Startseite
International
Die PR-Agentur des ehemaligen «BILD»-Chefredakteurs arbeitet auch für Ursula von der Leyen. Das Mandat sei «privat», heisst es bei der EU-Kommission. Lobbywächter kritisieren das Verhältnis als intransparent.
In Sachen Social-Media ist EU-Kommissionspräsidentin Ursula von der Leyen eine Meisterin: Ihre kleinen Videos und Twitter-Nachrichten kommen hochprofessionell daher. Kein Augenaufschlag, der nicht perfekt getimt wäre. Ihre Mitarbeiter legen höchsten Wert darauf, dem öffentlichen Bild der Chefin den rechten Dreh zu geben.

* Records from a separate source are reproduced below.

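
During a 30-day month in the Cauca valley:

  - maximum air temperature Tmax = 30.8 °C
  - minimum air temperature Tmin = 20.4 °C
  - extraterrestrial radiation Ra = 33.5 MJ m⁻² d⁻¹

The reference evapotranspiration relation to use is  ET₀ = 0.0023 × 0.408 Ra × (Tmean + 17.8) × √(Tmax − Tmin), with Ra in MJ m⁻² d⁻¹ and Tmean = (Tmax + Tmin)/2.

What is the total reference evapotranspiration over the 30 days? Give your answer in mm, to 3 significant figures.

Tmean = (30.8 + 20.4)/2 = 25.60 °C
0.408 Ra = 0.408 × 33.5 = 13.6680 mm/d equivalent
ET₀ = 0.0023 × 13.6680 × (25.60 + 17.8) × √10.4 = 0.0023 × 13.6680 × 43.40 × 3.2249 = 4.3999 mm/d
Over 30 days: 4.3999 × 30 = 131.997 mm

132 mm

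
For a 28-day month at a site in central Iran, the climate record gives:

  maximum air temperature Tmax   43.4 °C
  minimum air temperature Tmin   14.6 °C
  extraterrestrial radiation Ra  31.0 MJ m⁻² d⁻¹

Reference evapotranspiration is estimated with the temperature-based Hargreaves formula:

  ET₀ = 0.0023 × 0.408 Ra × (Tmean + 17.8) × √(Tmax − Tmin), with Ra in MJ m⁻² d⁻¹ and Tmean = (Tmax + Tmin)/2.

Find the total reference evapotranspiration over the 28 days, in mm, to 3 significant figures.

205 mm

Tmean = (43.4 + 14.6)/2 = 29.00 °C
0.408 Ra = 0.408 × 31.0 = 12.6480 mm/d equivalent
ET₀ = 0.0023 × 12.6480 × (29.00 + 17.8) × √28.8 = 0.0023 × 12.6480 × 46.80 × 5.3666 = 7.3063 mm/d
Over 28 days: 7.3063 × 28 = 204.576 mm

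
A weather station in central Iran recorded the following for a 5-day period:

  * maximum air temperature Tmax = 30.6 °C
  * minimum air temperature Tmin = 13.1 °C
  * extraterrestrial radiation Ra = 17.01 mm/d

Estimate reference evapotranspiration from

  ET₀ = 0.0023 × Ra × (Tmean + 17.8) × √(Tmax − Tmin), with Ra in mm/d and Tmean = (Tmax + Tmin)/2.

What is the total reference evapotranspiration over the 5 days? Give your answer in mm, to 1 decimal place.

32.4 mm

Tmean = (30.6 + 13.1)/2 = 21.85 °C
ET₀ = 0.0023 × 17.01 × (21.85 + 17.8) × √17.5 = 0.0023 × 17.01 × 39.65 × 4.1833 = 6.4892 mm/d
Over 5 days: 6.4892 × 5 = 32.446 mm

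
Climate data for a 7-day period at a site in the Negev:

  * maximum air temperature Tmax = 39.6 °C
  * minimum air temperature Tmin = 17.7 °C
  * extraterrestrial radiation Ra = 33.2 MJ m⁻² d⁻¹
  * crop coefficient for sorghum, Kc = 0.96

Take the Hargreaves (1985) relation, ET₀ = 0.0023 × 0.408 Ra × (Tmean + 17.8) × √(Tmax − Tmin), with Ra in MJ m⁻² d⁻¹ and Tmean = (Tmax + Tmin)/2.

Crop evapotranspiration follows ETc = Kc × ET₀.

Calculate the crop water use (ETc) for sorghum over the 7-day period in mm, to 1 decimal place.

Tmean = (39.6 + 17.7)/2 = 28.65 °C
0.408 Ra = 0.408 × 33.2 = 13.5456 mm/d equivalent
ET₀ = 0.0023 × 13.5456 × (28.65 + 17.8) × √21.9 = 0.0023 × 13.5456 × 46.45 × 4.6797 = 6.7722 mm/d
ETc = Kc × ET₀ = 0.96 × 6.7722 = 6.5013 mm/d
Over 7 days: 6.5013 × 7 = 45.509 mm

45.5 mm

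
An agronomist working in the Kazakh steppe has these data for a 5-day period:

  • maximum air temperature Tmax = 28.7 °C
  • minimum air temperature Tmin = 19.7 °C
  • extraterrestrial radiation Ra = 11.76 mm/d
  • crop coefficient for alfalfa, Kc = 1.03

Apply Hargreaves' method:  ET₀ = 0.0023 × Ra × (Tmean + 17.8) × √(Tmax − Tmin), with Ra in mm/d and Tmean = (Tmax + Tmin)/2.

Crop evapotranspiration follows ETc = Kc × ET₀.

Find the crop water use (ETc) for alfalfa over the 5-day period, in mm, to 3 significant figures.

Tmean = (28.7 + 19.7)/2 = 24.20 °C
ET₀ = 0.0023 × 11.76 × (24.20 + 17.8) × √9.0 = 0.0023 × 11.76 × 42.00 × 3.0000 = 3.4080 mm/d
ETc = Kc × ET₀ = 1.03 × 3.4080 = 3.5102 mm/d
Over 5 days: 3.5102 × 5 = 17.551 mm

17.6 mm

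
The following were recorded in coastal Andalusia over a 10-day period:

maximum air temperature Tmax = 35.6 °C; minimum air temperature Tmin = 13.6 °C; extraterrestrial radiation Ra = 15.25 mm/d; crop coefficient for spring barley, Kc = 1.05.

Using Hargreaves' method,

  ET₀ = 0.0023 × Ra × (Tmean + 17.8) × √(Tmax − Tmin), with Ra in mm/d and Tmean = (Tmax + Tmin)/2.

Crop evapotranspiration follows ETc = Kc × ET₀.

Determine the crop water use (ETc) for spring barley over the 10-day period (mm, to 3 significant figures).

73.2 mm

Tmean = (35.6 + 13.6)/2 = 24.60 °C
ET₀ = 0.0023 × 15.25 × (24.60 + 17.8) × √22.0 = 0.0023 × 15.25 × 42.40 × 4.6904 = 6.9755 mm/d
ETc = Kc × ET₀ = 1.05 × 6.9755 = 7.3243 mm/d
Over 10 days: 7.3243 × 10 = 73.243 mm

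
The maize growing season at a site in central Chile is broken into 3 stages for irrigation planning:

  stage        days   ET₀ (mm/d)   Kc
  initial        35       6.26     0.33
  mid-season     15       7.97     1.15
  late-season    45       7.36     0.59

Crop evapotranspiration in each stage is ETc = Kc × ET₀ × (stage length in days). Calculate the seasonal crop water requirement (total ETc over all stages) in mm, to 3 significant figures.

405 mm

initial: 0.33 × 6.26 × 35 = 72.30 mm
mid-season: 1.15 × 7.97 × 15 = 137.48 mm
late-season: 0.59 × 7.36 × 45 = 195.41 mm
Seasonal total = 405.19 mm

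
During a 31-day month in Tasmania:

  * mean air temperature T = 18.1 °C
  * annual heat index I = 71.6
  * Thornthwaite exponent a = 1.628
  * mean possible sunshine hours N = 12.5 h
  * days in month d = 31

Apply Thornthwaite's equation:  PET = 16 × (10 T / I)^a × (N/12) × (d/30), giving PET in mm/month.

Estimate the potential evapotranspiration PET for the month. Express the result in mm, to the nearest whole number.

10T/I = 10 × 18.1 / 71.6 = 2.5279
(10T/I)^a = 2.5279^1.628 = 4.5258
Uncorrected PET = 16 × 4.5258 = 72.413 mm
Correction = (N/12)(d/30) = (12.5/12)(31/30) = 1.0764
PET = 72.413 × 1.0764 = 77.945 mm/month

78 mm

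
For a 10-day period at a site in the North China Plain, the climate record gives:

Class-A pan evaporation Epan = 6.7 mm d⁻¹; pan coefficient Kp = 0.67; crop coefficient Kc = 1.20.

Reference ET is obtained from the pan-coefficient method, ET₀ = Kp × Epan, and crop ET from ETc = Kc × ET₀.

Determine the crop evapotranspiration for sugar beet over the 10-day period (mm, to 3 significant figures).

ET₀ = 0.67 × 6.7 = 4.4890 mm/d
ETc = Kc × ET₀ = 1.20 × 4.4890 = 5.3868 mm/d
Over 10 days: 5.3868 × 10 = 53.868 mm

53.9 mm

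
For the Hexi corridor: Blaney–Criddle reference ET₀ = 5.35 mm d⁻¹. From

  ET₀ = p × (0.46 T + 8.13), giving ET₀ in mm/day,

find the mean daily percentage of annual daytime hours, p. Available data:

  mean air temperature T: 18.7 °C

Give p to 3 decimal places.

0.320

p = ET₀ / (0.46 T + 8.13) = 5.35 / (0.46 × 18.7 + 8.13) = 5.35 / 16.732 = 0.3197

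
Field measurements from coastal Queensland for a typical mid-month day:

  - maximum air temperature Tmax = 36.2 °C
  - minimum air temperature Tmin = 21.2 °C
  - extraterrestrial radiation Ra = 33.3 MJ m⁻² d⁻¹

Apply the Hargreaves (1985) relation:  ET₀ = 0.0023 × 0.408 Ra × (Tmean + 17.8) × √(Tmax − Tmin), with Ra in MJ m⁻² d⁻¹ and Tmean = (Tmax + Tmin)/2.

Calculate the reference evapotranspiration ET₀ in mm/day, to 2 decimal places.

5.63 mm/day

Tmean = (36.2 + 21.2)/2 = 28.70 °C
0.408 Ra = 0.408 × 33.3 = 13.5864 mm/d equivalent
ET₀ = 0.0023 × 13.5864 × (28.70 + 17.8) × √15.0 = 0.0023 × 13.5864 × 46.50 × 3.8730 = 5.6277 mm/d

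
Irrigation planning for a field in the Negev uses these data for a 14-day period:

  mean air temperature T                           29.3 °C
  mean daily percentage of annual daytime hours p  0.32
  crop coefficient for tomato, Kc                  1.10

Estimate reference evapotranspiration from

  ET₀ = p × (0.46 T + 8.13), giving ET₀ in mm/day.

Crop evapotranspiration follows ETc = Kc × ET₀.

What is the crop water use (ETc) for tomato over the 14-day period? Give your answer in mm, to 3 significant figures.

ET₀ = 0.32 × (0.46 × 29.3 + 8.13) = 0.32 × 21.608 = 6.9146 mm/d
ETc = Kc × ET₀ = 1.10 × 6.9146 = 7.6061 mm/d
Over 14 days: 7.6061 × 14 = 106.485 mm

106 mm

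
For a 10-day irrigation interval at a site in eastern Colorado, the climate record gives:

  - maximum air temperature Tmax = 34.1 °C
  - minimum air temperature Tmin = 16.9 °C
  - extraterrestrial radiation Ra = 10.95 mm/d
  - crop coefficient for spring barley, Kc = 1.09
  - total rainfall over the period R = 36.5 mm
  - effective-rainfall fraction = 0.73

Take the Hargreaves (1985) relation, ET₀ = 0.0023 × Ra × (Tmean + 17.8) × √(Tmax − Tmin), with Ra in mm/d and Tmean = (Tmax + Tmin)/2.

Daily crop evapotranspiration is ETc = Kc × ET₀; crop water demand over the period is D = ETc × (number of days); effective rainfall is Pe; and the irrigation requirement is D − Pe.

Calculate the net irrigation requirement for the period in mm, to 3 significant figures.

22.7 mm

Tmean = (34.1 + 16.9)/2 = 25.50 °C
ET₀ = 0.0023 × 10.95 × (25.50 + 17.8) × √17.2 = 0.0023 × 10.95 × 43.30 × 4.1473 = 4.5227 mm/d
ETc = Kc × ET₀ = 1.09 × 4.5227 = 4.9297 mm/d
Crop demand D = ETc × 10 d = 4.9297 × 10 = 49.297 mm
Pe = 0.73 × 36.5 = 26.645 mm
D − Pe = 49.297 − 26.645 = 22.652 mm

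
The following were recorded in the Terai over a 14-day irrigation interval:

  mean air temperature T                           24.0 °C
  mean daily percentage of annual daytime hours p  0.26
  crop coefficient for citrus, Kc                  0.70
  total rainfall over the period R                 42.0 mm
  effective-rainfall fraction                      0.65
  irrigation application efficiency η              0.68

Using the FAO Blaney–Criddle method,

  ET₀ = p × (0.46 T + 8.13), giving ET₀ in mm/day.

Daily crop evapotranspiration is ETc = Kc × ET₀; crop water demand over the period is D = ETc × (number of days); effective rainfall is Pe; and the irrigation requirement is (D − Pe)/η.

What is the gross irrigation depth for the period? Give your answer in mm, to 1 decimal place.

31.7 mm

ET₀ = 0.26 × (0.46 × 24.0 + 8.13) = 0.26 × 19.170 = 4.9842 mm/d
ETc = Kc × ET₀ = 0.70 × 4.9842 = 3.4889 mm/d
Crop demand D = ETc × 14 d = 3.4889 × 14 = 48.845 mm
Pe = 0.65 × 42.0 = 27.300 mm
D − Pe = 48.845 − 27.300 = 21.545 mm
Gross irrigation = 21.545 / 0.68 = 31.684 mm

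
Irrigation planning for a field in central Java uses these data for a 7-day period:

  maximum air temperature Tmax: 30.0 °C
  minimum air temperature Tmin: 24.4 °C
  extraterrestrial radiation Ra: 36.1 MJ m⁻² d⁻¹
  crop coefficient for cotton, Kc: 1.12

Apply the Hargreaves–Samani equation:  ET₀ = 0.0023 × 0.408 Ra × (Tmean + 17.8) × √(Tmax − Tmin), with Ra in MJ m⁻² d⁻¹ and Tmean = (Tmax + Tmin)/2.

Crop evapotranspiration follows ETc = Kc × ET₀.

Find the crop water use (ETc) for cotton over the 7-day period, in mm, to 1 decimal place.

Tmean = (30.0 + 24.4)/2 = 27.20 °C
0.408 Ra = 0.408 × 36.1 = 14.7288 mm/d equivalent
ET₀ = 0.0023 × 14.7288 × (27.20 + 17.8) × √5.6 = 0.0023 × 14.7288 × 45.00 × 2.3664 = 3.6074 mm/d
ETc = Kc × ET₀ = 1.12 × 3.6074 = 4.0403 mm/d
Over 7 days: 4.0403 × 7 = 28.282 mm

28.3 mm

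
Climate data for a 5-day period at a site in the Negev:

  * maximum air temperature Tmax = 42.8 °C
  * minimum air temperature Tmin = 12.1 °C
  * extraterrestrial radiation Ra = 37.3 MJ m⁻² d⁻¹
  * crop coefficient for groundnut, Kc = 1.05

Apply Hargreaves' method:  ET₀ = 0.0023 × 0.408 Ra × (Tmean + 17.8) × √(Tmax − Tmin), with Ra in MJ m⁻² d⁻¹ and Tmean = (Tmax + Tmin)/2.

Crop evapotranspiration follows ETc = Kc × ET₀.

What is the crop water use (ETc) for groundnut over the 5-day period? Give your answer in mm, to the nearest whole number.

46 mm

Tmean = (42.8 + 12.1)/2 = 27.45 °C
0.408 Ra = 0.408 × 37.3 = 15.2184 mm/d equivalent
ET₀ = 0.0023 × 15.2184 × (27.45 + 17.8) × √30.7 = 0.0023 × 15.2184 × 45.25 × 5.5408 = 8.7758 mm/d
ETc = Kc × ET₀ = 1.05 × 8.7758 = 9.2146 mm/d
Over 5 days: 9.2146 × 5 = 46.073 mm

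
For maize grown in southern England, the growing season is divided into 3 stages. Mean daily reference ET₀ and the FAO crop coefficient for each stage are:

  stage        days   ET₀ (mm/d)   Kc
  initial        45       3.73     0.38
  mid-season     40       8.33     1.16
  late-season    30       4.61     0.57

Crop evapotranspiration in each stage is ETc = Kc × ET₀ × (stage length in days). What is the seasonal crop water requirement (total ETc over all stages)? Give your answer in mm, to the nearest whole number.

529 mm

initial: 0.38 × 3.73 × 45 = 63.78 mm
mid-season: 1.16 × 8.33 × 40 = 386.51 mm
late-season: 0.57 × 4.61 × 30 = 78.83 mm
Seasonal total = 529.12 mm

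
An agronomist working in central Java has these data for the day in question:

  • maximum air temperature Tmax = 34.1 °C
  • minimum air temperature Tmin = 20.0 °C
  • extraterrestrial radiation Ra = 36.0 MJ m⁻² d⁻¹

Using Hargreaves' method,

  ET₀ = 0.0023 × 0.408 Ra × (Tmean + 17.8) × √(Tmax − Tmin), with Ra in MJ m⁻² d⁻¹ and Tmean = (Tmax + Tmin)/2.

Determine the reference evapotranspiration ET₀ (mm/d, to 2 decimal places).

5.69 mm/d

Tmean = (34.1 + 20.0)/2 = 27.05 °C
0.408 Ra = 0.408 × 36.0 = 14.6880 mm/d equivalent
ET₀ = 0.0023 × 14.6880 × (27.05 + 17.8) × √14.1 = 0.0023 × 14.6880 × 44.85 × 3.7550 = 5.6894 mm/d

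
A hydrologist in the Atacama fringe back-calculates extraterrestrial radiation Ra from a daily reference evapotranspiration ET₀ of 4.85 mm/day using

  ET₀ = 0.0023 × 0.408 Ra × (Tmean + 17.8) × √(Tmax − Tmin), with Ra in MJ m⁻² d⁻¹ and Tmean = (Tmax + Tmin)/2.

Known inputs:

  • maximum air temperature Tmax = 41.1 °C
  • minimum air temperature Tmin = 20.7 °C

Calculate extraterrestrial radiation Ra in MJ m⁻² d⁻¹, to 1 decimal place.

Tmean = (41.1+20.7)/2 = 30.90 °C; ΔT = 20.4
Ra = ET₀ / [0.0023 × 0.408 × (Tmean+17.8) × √ΔT]
   = 4.85 / (0.0023 × 0.408 × 48.70 × 4.5166) = 23.497 MJ m⁻² d⁻¹

23.5 MJ m⁻² d⁻¹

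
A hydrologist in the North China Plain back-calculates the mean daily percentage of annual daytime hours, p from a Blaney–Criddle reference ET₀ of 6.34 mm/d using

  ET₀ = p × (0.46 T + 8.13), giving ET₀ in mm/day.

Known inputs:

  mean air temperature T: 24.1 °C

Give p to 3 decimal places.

p = ET₀ / (0.46 T + 8.13) = 6.34 / (0.46 × 24.1 + 8.13) = 6.34 / 19.216 = 0.3299

0.330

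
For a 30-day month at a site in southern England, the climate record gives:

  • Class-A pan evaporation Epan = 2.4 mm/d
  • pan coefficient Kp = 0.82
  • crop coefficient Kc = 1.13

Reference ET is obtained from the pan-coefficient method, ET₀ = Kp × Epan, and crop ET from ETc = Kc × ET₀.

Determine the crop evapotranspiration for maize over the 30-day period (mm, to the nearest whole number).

ET₀ = 0.82 × 2.4 = 1.9680 mm/d
ETc = Kc × ET₀ = 1.13 × 1.9680 = 2.2238 mm/d
Over 30 days: 2.2238 × 30 = 66.714 mm

67 mm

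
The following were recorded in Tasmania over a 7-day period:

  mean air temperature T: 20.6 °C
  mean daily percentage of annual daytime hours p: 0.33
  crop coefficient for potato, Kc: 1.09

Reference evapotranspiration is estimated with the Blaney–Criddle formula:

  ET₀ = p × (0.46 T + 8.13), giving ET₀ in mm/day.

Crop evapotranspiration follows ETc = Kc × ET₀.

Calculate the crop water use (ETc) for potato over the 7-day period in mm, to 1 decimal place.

44.3 mm

ET₀ = 0.33 × (0.46 × 20.6 + 8.13) = 0.33 × 17.606 = 5.8100 mm/d
ETc = Kc × ET₀ = 1.09 × 5.8100 = 6.3329 mm/d
Over 7 days: 6.3329 × 7 = 44.330 mm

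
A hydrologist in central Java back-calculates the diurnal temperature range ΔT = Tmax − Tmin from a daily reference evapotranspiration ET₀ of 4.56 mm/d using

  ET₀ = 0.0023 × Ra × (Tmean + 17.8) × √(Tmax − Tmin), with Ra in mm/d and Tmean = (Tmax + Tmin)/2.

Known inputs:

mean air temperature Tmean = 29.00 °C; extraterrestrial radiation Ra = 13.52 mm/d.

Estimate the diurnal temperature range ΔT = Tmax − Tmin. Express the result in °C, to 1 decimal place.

√ΔT = ET₀ / [0.0023 × Ra × (Tmean+17.8)] = 4.56 / (0.0023 × 13.52 × 46.80) = 3.1334
ΔT = 3.1334² = 9.818 °C

9.8 °C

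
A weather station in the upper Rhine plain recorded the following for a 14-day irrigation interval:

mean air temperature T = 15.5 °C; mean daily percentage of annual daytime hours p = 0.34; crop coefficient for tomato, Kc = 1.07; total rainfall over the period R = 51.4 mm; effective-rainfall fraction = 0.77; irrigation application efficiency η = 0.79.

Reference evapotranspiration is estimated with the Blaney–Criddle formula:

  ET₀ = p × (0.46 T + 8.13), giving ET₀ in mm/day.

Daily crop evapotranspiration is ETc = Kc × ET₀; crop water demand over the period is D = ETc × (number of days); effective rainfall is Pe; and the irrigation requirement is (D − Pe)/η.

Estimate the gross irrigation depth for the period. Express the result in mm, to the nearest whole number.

48 mm

ET₀ = 0.34 × (0.46 × 15.5 + 8.13) = 0.34 × 15.260 = 5.1884 mm/d
ETc = Kc × ET₀ = 1.07 × 5.1884 = 5.5516 mm/d
Crop demand D = ETc × 14 d = 5.5516 × 14 = 77.722 mm
Pe = 0.77 × 51.4 = 39.578 mm
D − Pe = 77.722 − 39.578 = 38.144 mm
Gross irrigation = 38.144 / 0.79 = 48.284 mm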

Aber auch auf externen Rat greift von der Leyen zurück. Sie erhält ihn von der Berliner PR-Agentur «Story Machine» des ehemaligen «Bild»-Chefredakteurs Kai Diekmann. Er hat das Start-Up 2017 mit ex-«Stern.de»-Chef Philipp Jessen und dem PR-Profi Michael Mronz, ehemaliger Lebensgefährte des verstorbenen FDP-Aussenministers Guido Westerwelle, gegründet. Mronz und von der Leyen sind sich auch privat bekannt: Beide sind sie in der Pferdeszene aktiv.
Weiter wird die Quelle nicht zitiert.